We belong to Jesus Christ. Thus,
when we are anointed for healing and wholeness, even in our illness or hurt we
make a claim that we belong to Christ Jesus and to no other. Cancer is not my
identity. Mental illness is not my identity. The mistakes I have made are not
my identity. We remember, we re-enact, and we proclaim that claim the faith of
our baptism that we belong to Christ, that God in Christ has defeated the
powers of death. There is no power that
can claim us, because we belong to Jesus.
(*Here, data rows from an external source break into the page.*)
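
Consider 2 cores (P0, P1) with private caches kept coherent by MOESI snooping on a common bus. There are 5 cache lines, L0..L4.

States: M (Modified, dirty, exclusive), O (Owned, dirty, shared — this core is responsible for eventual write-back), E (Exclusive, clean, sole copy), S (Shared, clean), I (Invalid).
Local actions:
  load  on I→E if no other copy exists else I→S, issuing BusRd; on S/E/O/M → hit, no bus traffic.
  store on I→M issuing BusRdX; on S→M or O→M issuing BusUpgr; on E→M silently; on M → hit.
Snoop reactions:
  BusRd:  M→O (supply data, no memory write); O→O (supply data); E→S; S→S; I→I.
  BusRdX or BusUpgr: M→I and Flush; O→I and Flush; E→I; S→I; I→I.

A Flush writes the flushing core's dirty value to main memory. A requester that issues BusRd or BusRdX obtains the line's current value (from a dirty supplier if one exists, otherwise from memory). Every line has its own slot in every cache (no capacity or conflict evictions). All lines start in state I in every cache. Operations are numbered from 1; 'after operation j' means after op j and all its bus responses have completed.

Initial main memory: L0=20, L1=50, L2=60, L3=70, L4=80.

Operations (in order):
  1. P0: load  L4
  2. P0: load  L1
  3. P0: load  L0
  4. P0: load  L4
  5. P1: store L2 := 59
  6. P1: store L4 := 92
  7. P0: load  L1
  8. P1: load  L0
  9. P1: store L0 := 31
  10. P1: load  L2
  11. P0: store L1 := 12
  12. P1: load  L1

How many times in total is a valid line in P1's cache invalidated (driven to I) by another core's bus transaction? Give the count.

invalidations = 0

  op1 P0: load  L4 → E/I on L4; bus BusRd; mem=80
  op2 P0: load  L1 → E/I on L1; bus BusRd; mem=50
  op3 P0: load  L0 → E/I on L0; bus BusRd; mem=20
  op4 P0: load  L4 → E/I on L4; bus (none); mem=80
  op5 P1: store L2 := 59 → I/M on L2; bus BusRdX; mem=60
  op6 P1: store L4 := 92 → I/M on L4; bus BusRdX; mem=80
  op7 P0: load  L1 → E/I on L1; bus (none); mem=50
  op8 P1: load  L0 → S/S on L0; bus BusRd; mem=20
  op9 P1: store L0 := 31 → I/M on L0; bus BusUpgr; mem=20
  op10 P1: load  L2 → I/M on L2; bus (none); mem=60
  op11 P0: store L1 := 12 → M/I on L1; bus (none); mem=50
  op12 P1: load  L1 → O/S on L1; bus BusRd; mem=50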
Thus, whether I am sick, or I am well, I am the Lord’s. Whether I live or whether I die, I am the
Lord’s. Even in our brokenness we make
that wonderful proclamation found the eighth chapter of St. Paul to the Romans our
own, and we are sure “that neither death, nor life, nor angels, nor
principalities, nor things present, nor things to come, nor powers, nor height
nor depth, nor anything else in all creation, will be able to separate us from
the love of God in Christ Jesus our Lord.” This is the gospel of hope and it is good news,
indeed.
There are
many times when someone who has a terrible illness, or is broken in heart or
spirit, experiences a cure that is clearly miraculous. Yet, there are many more
times though when such a cure is not to be found. These miraculous moments happen, but they
tend not to be the norm. Perhaps they are offered from time-to-time as a sign,
almost a tangible sacrament of God’s hope that points to the ultimate reality
that there is healing for each of us at the consummation of history, at the
final resurrection to eternal life. I cannot let those moments in which a cure
(simply defined) is not to be had discourage me into thinking that God has not
shown favour to the one who is sick.
Healing is about more than cure; it is about knowing to whom we
belong. It is about confidence in our
identity as “Christ’s own forever,” as “anointed ones.” Thus, no matter my lot, with Jesus as my
saviour and friend, I am already healed, and I experience a wholeness that
shall never be destroyed by a failing body. There is much more to say about what
real health and wholeness look like. In subsequent chapters, I shall give
examples from both my personal experience and my experiences in ministry.